The Labeling Backend Team is responsible for establishing the data infrastructure that drives our research and development efforts in labeling pipelines, data preparation workflows, and model training processes. The high-quality labeled data we produce is essential for advancing our core technologies and supports a variety of models that underpin our business.
About the Role
We are seeking a talented Research Engineer dedicated to enhancing the quality and representativeness of the datasets that fuel our self-driving systems. In this role, you will design algorithms and tools for auto-labeling, data mining, and dataset monitoring, leveraging your strong Python engineering skills alongside applied machine learning concepts. Your contributions will significantly improve data efficiency, reduce labeling costs, and elevate model performance.
Key Responsibilities
- Create and implement algorithms that optimize annotation processes, including auto-labeling systems that minimize manual effort and maximize throughput.
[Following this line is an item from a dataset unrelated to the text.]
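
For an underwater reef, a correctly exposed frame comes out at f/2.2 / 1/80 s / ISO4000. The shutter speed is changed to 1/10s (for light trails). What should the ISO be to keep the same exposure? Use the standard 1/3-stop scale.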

- Develop data-mining and active-learning pipelines to identify the most valuable samples for training.
- Establish dataset-quality monitoring systems that detect noise, redundancy, and low-value data.
- Construct analytical platforms (databases, dashboards, reporting) to monitor dataset quality and coverage over time.
- Collaborate closely with ML and Perception teams to integrate research findings into production workflows.
- Investigate emerging methodologies (vision-language models, weak supervision, uncertainty estimation) to enhance dataset quality and automation.